Well, I had to solve for the energy of the first vibrational state in the question before, assuming that it behaved like a harmonic oscillator using the reduced mass, which would be at n=1 (here we are only using Bohr's quantization rules). However, how can one de-excite from the n=1 state? Is this not the ground state that we cannot drop any further from, like for the quantum harmonic oscillator?

Homework Equations

$$E=n h \nu,~\nu=\frac{\sqrt{\frac{k}{m}}}{2\pi},~E=\frac{h c}{\lambda}$$

The Attempt at a Solution

I would think that if there is a solution, it would just be using the energy from the problem before, and use the de Broglie wavelength equation to solve.

 

[Hootenanny]

However, how can one de-excite from the n=1 state? Is this not the ground state that we cannot drop any further from, like for the quantum harmonic oscillator?

Note that the first excited state is by definition, the first state above the ground state. So if the ground state is n=1, then the first excited state is n=2.

 

[Dahaka14]

I understand that. I guess the question is: what is the first vibrational state? Is it the ground state, or one above for a diatomic molecule?

 

[Hootenanny]

I understand that. I guess the question is: what is the first vibrational state? Is it the ground state, or one above for a diatomic molecule?

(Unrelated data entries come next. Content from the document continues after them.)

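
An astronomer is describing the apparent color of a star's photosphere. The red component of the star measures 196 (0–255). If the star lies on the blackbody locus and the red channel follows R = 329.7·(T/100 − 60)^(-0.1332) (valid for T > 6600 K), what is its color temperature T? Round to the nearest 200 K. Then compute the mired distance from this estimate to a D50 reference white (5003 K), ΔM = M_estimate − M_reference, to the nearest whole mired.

(t − 60)^(-0.1332) = 196/329.7 = 0.59448.
t − 60 = 0.59448^(1/-0.1332) = 0.59448^(-7.508) = 49.621, so t = 109.621.
T = 100·t = 10962 K → 11000 K to the nearest 200 K.
M_estimate = 10⁶/11000 = 90.91; M_reference = 10⁶/5003 = 199.88.
ΔM = 90.91 − 199.88 = -108.97 → -109 mireds.

-109 mireds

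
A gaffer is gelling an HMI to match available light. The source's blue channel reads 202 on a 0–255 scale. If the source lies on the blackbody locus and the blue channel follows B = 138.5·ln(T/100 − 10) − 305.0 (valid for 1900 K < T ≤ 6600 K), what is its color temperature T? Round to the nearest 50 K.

ln(t − 10) = (202 + 305.0) / 138.5 = 3.6606.
t − 10 = e^3.6606 = 38.887, so t = 48.887.
T = 100·t = 4889 K → 4900 K to the nearest 50 K.

4900 K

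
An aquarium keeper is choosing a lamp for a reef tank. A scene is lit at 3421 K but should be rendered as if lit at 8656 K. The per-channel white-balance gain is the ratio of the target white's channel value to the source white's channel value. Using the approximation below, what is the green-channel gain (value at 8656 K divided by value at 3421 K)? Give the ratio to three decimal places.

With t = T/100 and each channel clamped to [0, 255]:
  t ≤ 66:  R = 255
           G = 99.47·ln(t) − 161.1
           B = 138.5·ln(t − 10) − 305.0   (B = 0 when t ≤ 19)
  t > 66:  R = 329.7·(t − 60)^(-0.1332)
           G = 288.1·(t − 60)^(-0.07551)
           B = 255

At 3421 K (t = 34.21):
  G = 99.47·ln 34.21 − 161.1 = 99.47·3.5325 − 161.1 = 190.280.
At 8656 K (t = 86.56):
  G = 288.1·(86.56 − 60)^(-0.07551) = 288.1·26.56^(-0.07551) = 288.1·0.78065 = 224.905.
Gain = 224.905 / 190.280 = 1.1820 → 1.182.

1.182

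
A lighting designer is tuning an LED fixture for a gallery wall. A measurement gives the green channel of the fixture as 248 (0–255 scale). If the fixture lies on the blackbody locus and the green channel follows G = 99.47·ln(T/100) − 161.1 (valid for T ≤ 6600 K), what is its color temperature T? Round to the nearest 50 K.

ln t = (248 + 161.1) / 99.47 = 4.1128.
t = e^4.1128 = 61.117.
T = 100·t = 6112 K → 6100 K to the nearest 50 K.

6100 K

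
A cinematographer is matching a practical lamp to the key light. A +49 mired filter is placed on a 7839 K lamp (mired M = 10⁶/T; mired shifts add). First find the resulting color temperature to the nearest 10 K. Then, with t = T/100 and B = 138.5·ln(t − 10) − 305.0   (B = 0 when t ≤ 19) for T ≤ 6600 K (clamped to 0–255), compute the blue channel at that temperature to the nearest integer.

M_in = 10⁶/7839 = 127.57; M_out = 127.57 + (+49) = 176.57.
T_out = 10⁶/176.57 = 5663.6 K → 5660 K; t = 56.6.
B = 138.5·ln(56.6 − 10) − 305.0 = 138.5·ln 46.6 − 305.0 = 138.5·3.8416 − 305.0 = 227.062.
Rounded: 227.

227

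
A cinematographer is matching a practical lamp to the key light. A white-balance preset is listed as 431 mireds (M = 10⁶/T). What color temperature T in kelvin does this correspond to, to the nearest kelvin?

T = 10⁶ / 431 = 2320.19 K → 2320 K.

2320 K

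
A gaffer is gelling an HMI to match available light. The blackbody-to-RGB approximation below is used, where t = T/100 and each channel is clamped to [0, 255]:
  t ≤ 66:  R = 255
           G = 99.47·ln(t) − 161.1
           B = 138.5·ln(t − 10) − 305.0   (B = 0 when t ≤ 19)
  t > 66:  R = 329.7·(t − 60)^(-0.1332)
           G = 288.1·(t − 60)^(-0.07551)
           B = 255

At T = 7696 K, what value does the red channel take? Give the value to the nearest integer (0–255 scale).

t = 7696/100 = 76.96; the t > 66 branch applies.
R = 329.7·(76.96 − 60)^(-0.1332) = 329.7·16.96^(-0.1332) = 329.7·0.68587 = 226.131.
Rounded: 226.

226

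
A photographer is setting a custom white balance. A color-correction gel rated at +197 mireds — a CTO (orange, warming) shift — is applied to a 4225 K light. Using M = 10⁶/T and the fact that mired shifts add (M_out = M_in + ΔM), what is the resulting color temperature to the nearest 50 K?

M_in = 10⁶/4225 = 236.69 mireds.
M_out = 236.69 + (+197) = 433.69 mireds.
T_out = 10⁶/433.69 = 2305.8 K → 2300 K.

2300 K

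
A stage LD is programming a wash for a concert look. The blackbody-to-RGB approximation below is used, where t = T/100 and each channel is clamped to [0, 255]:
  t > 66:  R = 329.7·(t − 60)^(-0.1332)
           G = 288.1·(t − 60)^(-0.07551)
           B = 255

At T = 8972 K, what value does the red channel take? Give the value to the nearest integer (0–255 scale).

210

t = 8972/100 = 89.72; the t > 66 branch applies.
R = 329.7·(89.72 − 60)^(-0.1332) = 329.7·29.72^(-0.1332) = 329.7·0.63649 = 209.850.
Rounded: 210.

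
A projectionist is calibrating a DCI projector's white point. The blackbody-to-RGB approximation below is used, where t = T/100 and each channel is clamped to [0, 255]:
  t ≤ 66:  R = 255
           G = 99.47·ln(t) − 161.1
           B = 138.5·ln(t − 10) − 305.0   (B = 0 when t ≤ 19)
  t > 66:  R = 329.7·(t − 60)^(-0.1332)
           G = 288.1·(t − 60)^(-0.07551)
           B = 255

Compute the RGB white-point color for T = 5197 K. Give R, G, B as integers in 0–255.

R=255, G=232, B=213

t = 5197/100 = 51.97; the t ≤ 66 branch applies.
R = 255 by definition for t ≤ 66.
G = 99.47·ln 51.97 − 161.1 = 99.47·3.9507 − 161.1 = 231.873.
B = 138.5·ln(51.97 − 10) − 305.0 = 138.5·ln 41.97 − 305.0 = 138.5·3.7370 − 305.0 = 212.568.
Rounded: (255, 232, 213).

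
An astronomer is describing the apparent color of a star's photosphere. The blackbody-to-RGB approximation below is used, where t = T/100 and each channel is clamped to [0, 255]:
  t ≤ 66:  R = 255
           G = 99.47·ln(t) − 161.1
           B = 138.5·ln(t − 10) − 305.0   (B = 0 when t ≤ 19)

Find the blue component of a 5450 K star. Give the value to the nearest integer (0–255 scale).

221

t = 5450/100 = 54.5; the t ≤ 66 branch applies.
B = 138.5·ln(54.5 − 10) − 305.0 = 138.5·ln 44.5 − 305.0 = 138.5·3.7955 − 305.0 = 220.675.
Rounded: 221.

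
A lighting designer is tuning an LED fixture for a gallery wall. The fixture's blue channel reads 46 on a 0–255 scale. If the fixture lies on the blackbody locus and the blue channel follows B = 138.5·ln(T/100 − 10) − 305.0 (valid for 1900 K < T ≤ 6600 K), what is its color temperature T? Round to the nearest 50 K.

2250 K

ln(t − 10) = (46 + 305.0) / 138.5 = 2.5343.
t − 10 = e^2.5343 = 12.608, so t = 22.608.
T = 100·t = 2261 K → 2250 K to the nearest 50 K.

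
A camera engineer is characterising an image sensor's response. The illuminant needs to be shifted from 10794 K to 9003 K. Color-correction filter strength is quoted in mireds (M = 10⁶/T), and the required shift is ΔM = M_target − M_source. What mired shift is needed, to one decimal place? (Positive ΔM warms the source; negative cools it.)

M_source = 10⁶/10794 = 92.644; M_target = 10⁶/9003 = 111.074.
ΔM = 111.074 − 92.644 = 18.430 → +18.4 mireds, a warming shift.

+18.4 mireds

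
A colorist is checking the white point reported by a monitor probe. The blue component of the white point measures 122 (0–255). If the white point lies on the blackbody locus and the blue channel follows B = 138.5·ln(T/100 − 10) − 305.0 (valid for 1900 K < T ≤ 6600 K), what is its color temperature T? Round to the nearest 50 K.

3200 K

ln(t − 10) = (122 + 305.0) / 138.5 = 3.0830.
t − 10 = e^3.0830 = 21.824, so t = 31.824.
T = 100·t = 3182 K → 3200 K to the nearest 50 K.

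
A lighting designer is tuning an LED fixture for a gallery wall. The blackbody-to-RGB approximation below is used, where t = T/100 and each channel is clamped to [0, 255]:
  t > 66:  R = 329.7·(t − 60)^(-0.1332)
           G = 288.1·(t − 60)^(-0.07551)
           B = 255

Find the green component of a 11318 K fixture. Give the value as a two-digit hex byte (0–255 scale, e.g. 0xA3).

0xD5

t = 11318/100 = 113.18; the t > 66 branch applies.
G = 288.1·(113.18 − 60)^(-0.07551) = 288.1·53.18^(-0.07551) = 288.1·0.74078 = 213.418.
Rounded: 213; in hex, 0xD5.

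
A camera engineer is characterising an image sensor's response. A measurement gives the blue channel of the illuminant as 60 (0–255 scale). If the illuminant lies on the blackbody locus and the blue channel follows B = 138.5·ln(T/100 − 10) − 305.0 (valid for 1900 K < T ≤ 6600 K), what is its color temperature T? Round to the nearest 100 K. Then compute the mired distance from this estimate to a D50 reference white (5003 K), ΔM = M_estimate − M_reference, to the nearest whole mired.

ln(t − 10) = (60 + 305.0) / 138.5 = 2.6354.
t − 10 = e^2.6354 = 13.949, so t = 23.949.
T = 100·t = 2395 K → 2400 K to the nearest 100 K.
M_estimate = 10⁶/2400 = 416.67; M_reference = 10⁶/5003 = 199.88.
ΔM = 416.67 − 199.88 = 216.79 → +217 mireds.

+217 mireds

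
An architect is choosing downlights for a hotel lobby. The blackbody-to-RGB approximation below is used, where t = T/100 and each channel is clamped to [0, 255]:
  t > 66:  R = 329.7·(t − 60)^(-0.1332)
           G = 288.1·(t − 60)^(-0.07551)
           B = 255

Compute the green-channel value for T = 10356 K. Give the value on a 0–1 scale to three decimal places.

0.850

t = 10356/100 = 103.56; the t > 66 branch applies.
G = 288.1·(103.56 − 60)^(-0.07551) = 288.1·43.56^(-0.07551) = 288.1·0.75203 = 216.659.
On a 0–1 scale: 216.659/255 = 0.8496 → 0.850.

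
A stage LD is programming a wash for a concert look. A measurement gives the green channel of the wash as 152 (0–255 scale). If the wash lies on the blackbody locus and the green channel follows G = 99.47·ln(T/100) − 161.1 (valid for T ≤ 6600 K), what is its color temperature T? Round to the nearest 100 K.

2300 K

ln t = (152 + 161.1) / 99.47 = 3.1477.
t = e^3.1477 = 23.282.
T = 100·t = 2328 K → 2300 K to the nearest 100 K.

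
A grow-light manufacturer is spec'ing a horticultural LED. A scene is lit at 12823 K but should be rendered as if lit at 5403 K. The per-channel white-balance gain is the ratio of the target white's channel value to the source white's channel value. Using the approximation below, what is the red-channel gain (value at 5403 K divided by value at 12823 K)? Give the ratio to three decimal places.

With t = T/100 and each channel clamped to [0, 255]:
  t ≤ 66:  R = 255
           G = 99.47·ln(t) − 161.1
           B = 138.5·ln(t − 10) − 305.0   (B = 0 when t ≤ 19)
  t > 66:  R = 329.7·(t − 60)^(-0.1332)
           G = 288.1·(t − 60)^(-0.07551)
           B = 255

At 12823 K (t = 128.23):
  R = 329.7·(128.23 − 60)^(-0.1332) = 329.7·68.23^(-0.1332) = 329.7·0.56979 = 187.860.
At 5403 K (t = 54.03):
  R = 255 by definition for t ≤ 66.
Gain = 255.000 / 187.860 = 1.3574 → 1.357.

1.357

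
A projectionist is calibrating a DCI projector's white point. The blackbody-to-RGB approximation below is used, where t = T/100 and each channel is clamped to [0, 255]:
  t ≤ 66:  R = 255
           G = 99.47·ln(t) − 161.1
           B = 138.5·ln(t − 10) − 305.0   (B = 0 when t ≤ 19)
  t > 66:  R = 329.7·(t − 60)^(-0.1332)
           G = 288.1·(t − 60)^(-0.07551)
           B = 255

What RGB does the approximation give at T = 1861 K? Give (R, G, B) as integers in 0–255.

(255, 130, 0)

t = 1861/100 = 18.61; the t ≤ 66 branch applies.
R = 255 by definition for t ≤ 66.
G = 99.47·ln 18.61 − 161.1 = 99.47·2.9237 − 161.1 = 129.720.
t = 18.61 ≤ 19, so B = 0.
Rounded: (255, 130, 0).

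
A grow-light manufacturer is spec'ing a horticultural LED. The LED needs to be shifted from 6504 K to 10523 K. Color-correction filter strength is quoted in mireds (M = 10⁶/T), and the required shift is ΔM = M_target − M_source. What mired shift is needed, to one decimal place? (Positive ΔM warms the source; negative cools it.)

M_source = 10⁶/6504 = 153.752; M_target = 10⁶/10523 = 95.030.
ΔM = 95.030 − 153.752 = -58.722 → -58.7 mireds, a cooling shift.

-58.7 mireds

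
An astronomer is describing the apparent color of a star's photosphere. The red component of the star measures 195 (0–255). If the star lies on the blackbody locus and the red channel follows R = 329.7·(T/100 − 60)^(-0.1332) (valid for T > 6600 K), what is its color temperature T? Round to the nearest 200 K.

11200 K

(t − 60)^(-0.1332) = 195/329.7 = 0.59145.
t − 60 = 0.59145^(1/-0.1332) = 0.59145^(-7.508) = 51.564, so t = 111.564.
T = 100·t = 11156 K → 11200 K to the nearest 200 K.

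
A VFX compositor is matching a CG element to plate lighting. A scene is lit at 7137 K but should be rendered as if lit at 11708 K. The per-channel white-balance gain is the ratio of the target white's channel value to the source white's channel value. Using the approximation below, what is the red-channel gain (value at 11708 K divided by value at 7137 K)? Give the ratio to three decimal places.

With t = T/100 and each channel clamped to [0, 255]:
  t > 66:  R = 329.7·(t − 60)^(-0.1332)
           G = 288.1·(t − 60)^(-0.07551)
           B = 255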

As you should know, the vibrational energy levels for a quantum harmonic oscillator obey the relationship:

$$E_n = \left(n+\frac{1}{2}\right)h\bar\omega\;\;\;n=0,1,2,3,\ldots$$

So in this case the ground state is the n=0 state and the first vibrational state is n=1. The reason why the question specifically states vibrational energy levels is that a diatomic molecule may also have translational, rotational and electronic energy levels.